Led by Liberty Japanese teacher Matt Harvey, students spent time in Tokyo before boarding the country’s famed bullet train that runs at speeds of about 150 mph to the city of Maizuru.
They saw temples, feasted on native cuisine, shopped in local convenience stores and, most importantly, got a real taste of what it was like to live in Japan.
“They aren’t as loud as we are and they are a lot more respectful,” Liberty freshman Tiffany Yamasaki said. “They’re all very friendly. Even if you’re just a stranger passing by on the street, they’ll smile.”
Yamasaki made the trip with her mother, both of Newcastle, and marveled at the opportunity to connect with her own heritage, as well as the chance to get a head start on the Japanese language, before she prepared to take the class in high school.
“While I’ve been in class, I’ve already recognized some phrases that I learned in Japan, but 10 days wasn’t quite enough to totally master it,” she said.
Newcastle resident Sydney Hartford, a Liberty freshman, wanted to make the trip because of a growing fascination with the Japanese culture. A fan of anime and manga, Japanese comics, Hartford said she was surprised at how similar Japan was to her own country.
“Once you’ve been to another country, you kind of realize that despite it being so far away and different, it is still going to be fundamentally the same,” she said. “They still do the same things. They have homework, they have school, they go to jobs.”
Arguably the best part of the trip was a three-day home stay, where students actually lived with Japanese families, said Alex Tachiyama, a Liberty senior.
The Liberty teens got a taste of Japanese traditions, learning customs, and understanding the culture’s deep respect and pride of its surroundings, Tachiyama said.

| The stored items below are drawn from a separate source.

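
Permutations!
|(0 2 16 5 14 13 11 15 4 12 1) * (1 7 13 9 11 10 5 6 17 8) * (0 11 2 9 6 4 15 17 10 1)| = 12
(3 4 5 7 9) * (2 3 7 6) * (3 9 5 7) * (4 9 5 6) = (2 5 4 7 6)(3 9) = [0, 1, 5, 9, 7, 4, 2, 6, 8, 3]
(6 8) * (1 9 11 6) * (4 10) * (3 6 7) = [0, 9, 2, 6, 10, 5, 8, 3, 1, 11, 4, 7] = (1 9 11 7 3 6 8)(4 10)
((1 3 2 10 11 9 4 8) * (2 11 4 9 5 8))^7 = (1 11 8 3 5)(2 10 4)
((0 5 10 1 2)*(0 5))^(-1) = (1 10 5 2)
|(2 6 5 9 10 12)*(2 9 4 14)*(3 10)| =|(2 6 5 4 14)(3 10 12 9)| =20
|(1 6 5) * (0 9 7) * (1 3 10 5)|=6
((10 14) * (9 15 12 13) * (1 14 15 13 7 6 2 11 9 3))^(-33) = ((1 14 10 15 12 7 6 2 11 9 13 3))^(-33) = (1 15 6 9)(2 13 14 12)(3 10 7 11)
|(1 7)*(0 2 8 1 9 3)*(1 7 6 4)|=6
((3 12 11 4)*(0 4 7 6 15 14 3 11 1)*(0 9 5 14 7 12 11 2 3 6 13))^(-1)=(0 13 7 15 6 14 5 9 1 12 11 3 2 4)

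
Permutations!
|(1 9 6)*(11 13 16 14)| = 12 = |(1 9 6)(11 13 16 14)|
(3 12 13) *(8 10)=(3 12 13)(8 10)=[0, 1, 2, 12, 4, 5, 6, 7, 10, 9, 8, 11, 13, 3]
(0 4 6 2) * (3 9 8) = [4, 1, 0, 9, 6, 5, 2, 7, 3, 8] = (0 4 6 2)(3 9 8)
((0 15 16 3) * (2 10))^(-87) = (0 15 16 3)(2 10)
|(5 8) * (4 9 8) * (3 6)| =4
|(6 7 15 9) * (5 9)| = |(5 9 6 7 15)| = 5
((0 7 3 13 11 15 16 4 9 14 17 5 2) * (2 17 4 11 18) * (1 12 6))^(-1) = (0 2 18 13 3 7)(1 6 12)(4 14 9)(5 17)(11 16 15)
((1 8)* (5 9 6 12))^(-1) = ((1 8)(5 9 6 12))^(-1) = (1 8)(5 12 6 9)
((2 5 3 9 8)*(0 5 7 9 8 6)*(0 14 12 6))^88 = (0 2 5 7 3 9 8)(6 14 12)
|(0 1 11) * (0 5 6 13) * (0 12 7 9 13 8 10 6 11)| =|(0 1)(5 11)(6 8 10)(7 9 13 12)| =12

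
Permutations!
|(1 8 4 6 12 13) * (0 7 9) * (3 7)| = 12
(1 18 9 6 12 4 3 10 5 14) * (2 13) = (1 18 9 6 12 4 3 10 5 14)(2 13) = [0, 18, 13, 10, 3, 14, 12, 7, 8, 6, 5, 11, 4, 2, 1, 15, 16, 17, 9]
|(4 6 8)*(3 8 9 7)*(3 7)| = |(3 8 4 6 9)| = 5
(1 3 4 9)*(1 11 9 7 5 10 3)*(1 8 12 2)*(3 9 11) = (1 8 12 2)(3 4 7 5 10 9) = [0, 8, 1, 4, 7, 10, 6, 5, 12, 3, 9, 11, 2]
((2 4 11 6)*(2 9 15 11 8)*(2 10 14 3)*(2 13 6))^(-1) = ((2 4 8 10 14 3 13 6 9 15 11))^(-1) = (2 11 15 9 6 13 3 14 10 8 4)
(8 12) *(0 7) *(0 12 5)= [7, 1, 2, 3, 4, 0, 6, 12, 5, 9, 10, 11, 8]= (0 7 12 8 5)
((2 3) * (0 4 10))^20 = (0 10 4)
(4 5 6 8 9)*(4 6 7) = (4 5 7)(6 8 9) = [0, 1, 2, 3, 5, 7, 8, 4, 9, 6]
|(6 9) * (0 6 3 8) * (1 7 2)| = |(0 6 9 3 8)(1 7 2)| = 15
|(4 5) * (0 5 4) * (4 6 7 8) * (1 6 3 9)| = 14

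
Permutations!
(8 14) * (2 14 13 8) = [0, 1, 14, 3, 4, 5, 6, 7, 13, 9, 10, 11, 12, 8, 2] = (2 14)(8 13)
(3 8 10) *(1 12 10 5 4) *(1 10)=(1 12)(3 8 5 4 10)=[0, 12, 2, 8, 10, 4, 6, 7, 5, 9, 3, 11, 1]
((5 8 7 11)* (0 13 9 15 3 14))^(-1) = ((0 13 9 15 3 14)(5 8 7 11))^(-1) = (0 14 3 15 9 13)(5 11 7 8)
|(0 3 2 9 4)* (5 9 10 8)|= |(0 3 2 10 8 5 9 4)|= 8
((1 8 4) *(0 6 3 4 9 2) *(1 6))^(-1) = ((0 1 8 9 2)(3 4 6))^(-1) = (0 2 9 8 1)(3 6 4)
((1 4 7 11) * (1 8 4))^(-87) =((4 7 11 8))^(-87) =(4 7 11 8)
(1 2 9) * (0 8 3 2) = (0 8 3 2 9 1) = [8, 0, 9, 2, 4, 5, 6, 7, 3, 1]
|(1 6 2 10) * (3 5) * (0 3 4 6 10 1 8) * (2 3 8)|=12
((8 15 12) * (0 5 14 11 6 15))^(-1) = ((0 5 14 11 6 15 12 8))^(-1) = (0 8 12 15 6 11 14 5)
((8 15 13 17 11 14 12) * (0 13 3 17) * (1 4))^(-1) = ((0 13)(1 4)(3 17 11 14 12 8 15))^(-1) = (0 13)(1 4)(3 15 8 12 14 11 17)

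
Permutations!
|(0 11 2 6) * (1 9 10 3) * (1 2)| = 8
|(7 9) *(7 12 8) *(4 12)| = 5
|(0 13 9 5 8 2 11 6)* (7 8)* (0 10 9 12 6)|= |(0 13 12 6 10 9 5 7 8 2 11)|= 11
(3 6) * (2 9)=(2 9)(3 6)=[0, 1, 9, 6, 4, 5, 3, 7, 8, 2]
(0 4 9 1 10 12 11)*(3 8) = [4, 10, 2, 8, 9, 5, 6, 7, 3, 1, 12, 0, 11] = (0 4 9 1 10 12 11)(3 8)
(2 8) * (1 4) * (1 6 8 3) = (1 4 6 8 2 3) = [0, 4, 3, 1, 6, 5, 8, 7, 2]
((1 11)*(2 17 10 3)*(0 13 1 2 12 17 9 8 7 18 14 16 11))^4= ((0 13 1)(2 9 8 7 18 14 16 11)(3 12 17 10))^4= (0 13 1)(2 18)(7 11)(8 16)(9 14)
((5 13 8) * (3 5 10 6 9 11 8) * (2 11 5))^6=((2 11 8 10 6 9 5 13 3))^6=(2 5 10)(3 9 8)(6 11 13)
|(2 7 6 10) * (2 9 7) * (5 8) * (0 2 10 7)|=|(0 2 10 9)(5 8)(6 7)|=4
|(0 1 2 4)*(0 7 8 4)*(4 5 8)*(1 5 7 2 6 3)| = |(0 5 8 7 4 2)(1 6 3)| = 6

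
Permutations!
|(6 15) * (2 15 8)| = |(2 15 6 8)| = 4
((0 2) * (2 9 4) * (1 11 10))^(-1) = ((0 9 4 2)(1 11 10))^(-1) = (0 2 4 9)(1 10 11)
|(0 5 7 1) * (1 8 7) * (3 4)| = 6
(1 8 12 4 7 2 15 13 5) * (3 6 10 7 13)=(1 8 12 4 13 5)(2 15 3 6 10 7)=[0, 8, 15, 6, 13, 1, 10, 2, 12, 9, 7, 11, 4, 5, 14, 3]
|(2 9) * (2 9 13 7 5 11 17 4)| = 7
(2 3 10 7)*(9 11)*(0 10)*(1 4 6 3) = [10, 4, 1, 0, 6, 5, 3, 2, 8, 11, 7, 9] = (0 10 7 2 1 4 6 3)(9 11)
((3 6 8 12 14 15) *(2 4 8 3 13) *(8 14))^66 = (2 4 14 15 13)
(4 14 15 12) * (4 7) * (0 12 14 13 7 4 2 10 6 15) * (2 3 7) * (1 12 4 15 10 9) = [4, 12, 9, 7, 13, 5, 10, 3, 8, 1, 6, 11, 15, 2, 0, 14] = (0 4 13 2 9 1 12 15 14)(3 7)(6 10)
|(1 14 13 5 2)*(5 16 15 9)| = 8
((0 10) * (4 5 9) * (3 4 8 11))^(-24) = (11)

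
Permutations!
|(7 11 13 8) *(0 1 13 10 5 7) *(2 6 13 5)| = 10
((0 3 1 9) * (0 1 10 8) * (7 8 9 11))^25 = ((0 3 10 9 1 11 7 8))^25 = (0 3 10 9 1 11 7 8)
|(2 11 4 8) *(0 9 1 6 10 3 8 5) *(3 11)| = |(0 9 1 6 10 11 4 5)(2 3 8)| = 24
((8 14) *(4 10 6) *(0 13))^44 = ((0 13)(4 10 6)(8 14))^44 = (14)(4 6 10)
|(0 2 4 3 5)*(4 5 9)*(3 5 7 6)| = |(0 2 7 6 3 9 4 5)| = 8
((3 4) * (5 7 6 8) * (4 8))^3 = ((3 8 5 7 6 4))^3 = (3 7)(4 5)(6 8)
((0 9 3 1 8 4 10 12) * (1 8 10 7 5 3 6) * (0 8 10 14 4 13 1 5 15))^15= ((0 9 6 5 3 10 12 8 13 1 14 4 7 15))^15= (0 9 6 5 3 10 12 8 13 1 14 4 7 15)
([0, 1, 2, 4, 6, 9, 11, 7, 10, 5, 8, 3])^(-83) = (3 4 6 11)(5 9)(8 10)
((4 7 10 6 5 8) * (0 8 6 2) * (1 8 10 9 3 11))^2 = ((0 10 2)(1 8 4 7 9 3 11)(5 6))^2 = (0 2 10)(1 4 9 11 8 7 3)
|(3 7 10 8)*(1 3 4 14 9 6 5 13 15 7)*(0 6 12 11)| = 26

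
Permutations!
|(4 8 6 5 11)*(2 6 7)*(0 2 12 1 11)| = 12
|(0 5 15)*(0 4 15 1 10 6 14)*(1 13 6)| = |(0 5 13 6 14)(1 10)(4 15)| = 10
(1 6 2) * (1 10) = [0, 6, 10, 3, 4, 5, 2, 7, 8, 9, 1] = (1 6 2 10)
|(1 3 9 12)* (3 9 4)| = 6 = |(1 9 12)(3 4)|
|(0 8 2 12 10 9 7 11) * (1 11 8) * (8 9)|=12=|(0 1 11)(2 12 10 8)(7 9)|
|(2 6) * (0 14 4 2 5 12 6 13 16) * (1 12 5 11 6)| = 6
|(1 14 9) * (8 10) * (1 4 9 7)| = 6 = |(1 14 7)(4 9)(8 10)|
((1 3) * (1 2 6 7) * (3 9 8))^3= ((1 9 8 3 2 6 7))^3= (1 3 7 8 6 9 2)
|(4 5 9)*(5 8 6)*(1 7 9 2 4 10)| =|(1 7 9 10)(2 4 8 6 5)| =20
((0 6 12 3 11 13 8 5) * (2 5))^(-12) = ((0 6 12 3 11 13 8 2 5))^(-12) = (0 8 3)(2 11 6)(5 13 12)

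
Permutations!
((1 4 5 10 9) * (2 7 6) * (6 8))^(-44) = (1 4 5 10 9)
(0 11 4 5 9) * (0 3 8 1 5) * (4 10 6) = (0 11 10 6 4)(1 5 9 3 8) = [11, 5, 2, 8, 0, 9, 4, 7, 1, 3, 6, 10]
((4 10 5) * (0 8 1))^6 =((0 8 1)(4 10 5))^6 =(10)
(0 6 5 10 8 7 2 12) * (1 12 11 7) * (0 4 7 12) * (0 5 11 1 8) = (0 6 11 12 4 7 2 1 5 10) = [6, 5, 1, 3, 7, 10, 11, 2, 8, 9, 0, 12, 4]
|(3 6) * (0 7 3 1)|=|(0 7 3 6 1)|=5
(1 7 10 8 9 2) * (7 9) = (1 9 2)(7 10 8) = [0, 9, 1, 3, 4, 5, 6, 10, 7, 2, 8]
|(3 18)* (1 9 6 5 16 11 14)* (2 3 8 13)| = 35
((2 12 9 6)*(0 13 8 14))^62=(0 8)(2 9)(6 12)(13 14)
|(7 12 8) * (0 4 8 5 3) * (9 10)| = 14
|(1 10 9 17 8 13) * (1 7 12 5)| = 9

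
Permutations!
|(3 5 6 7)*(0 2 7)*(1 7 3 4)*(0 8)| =6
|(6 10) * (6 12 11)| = 4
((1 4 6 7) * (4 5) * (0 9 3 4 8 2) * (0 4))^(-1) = (0 3 9)(1 7 6 4 2 8 5)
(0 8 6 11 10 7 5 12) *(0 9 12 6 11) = (0 8 11 10 7 5 6)(9 12) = [8, 1, 2, 3, 4, 6, 0, 5, 11, 12, 7, 10, 9]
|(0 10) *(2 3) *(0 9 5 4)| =|(0 10 9 5 4)(2 3)| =10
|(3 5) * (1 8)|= 2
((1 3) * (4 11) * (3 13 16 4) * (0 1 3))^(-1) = ((0 1 13 16 4 11))^(-1) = (0 11 4 16 13 1)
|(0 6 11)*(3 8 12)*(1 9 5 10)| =12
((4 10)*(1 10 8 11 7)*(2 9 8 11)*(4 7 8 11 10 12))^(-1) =(1 7 10 4 12)(2 8 11 9) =((1 12 4 10 7)(2 9 11 8))^(-1)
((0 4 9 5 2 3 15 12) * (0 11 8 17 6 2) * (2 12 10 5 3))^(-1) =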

“There were no garbage cans anywhere but it was really, really clean there. There’s no litter,” he said.
What Tachiyama took away most from the trip was the experience of a different sort of patriotism, one that, though it appears different from Americans’, isn’t any less passionate.
“They have so much resilience and pride for their country,” he said. “Even though they don’t show patriotism like we do here in America, in Japan, they show it a whole lot more, just not right in your face. It’s more of a deep understanding.”
The fully funded trip was sponsored by the Ministry of Foreign Affairs of Japan.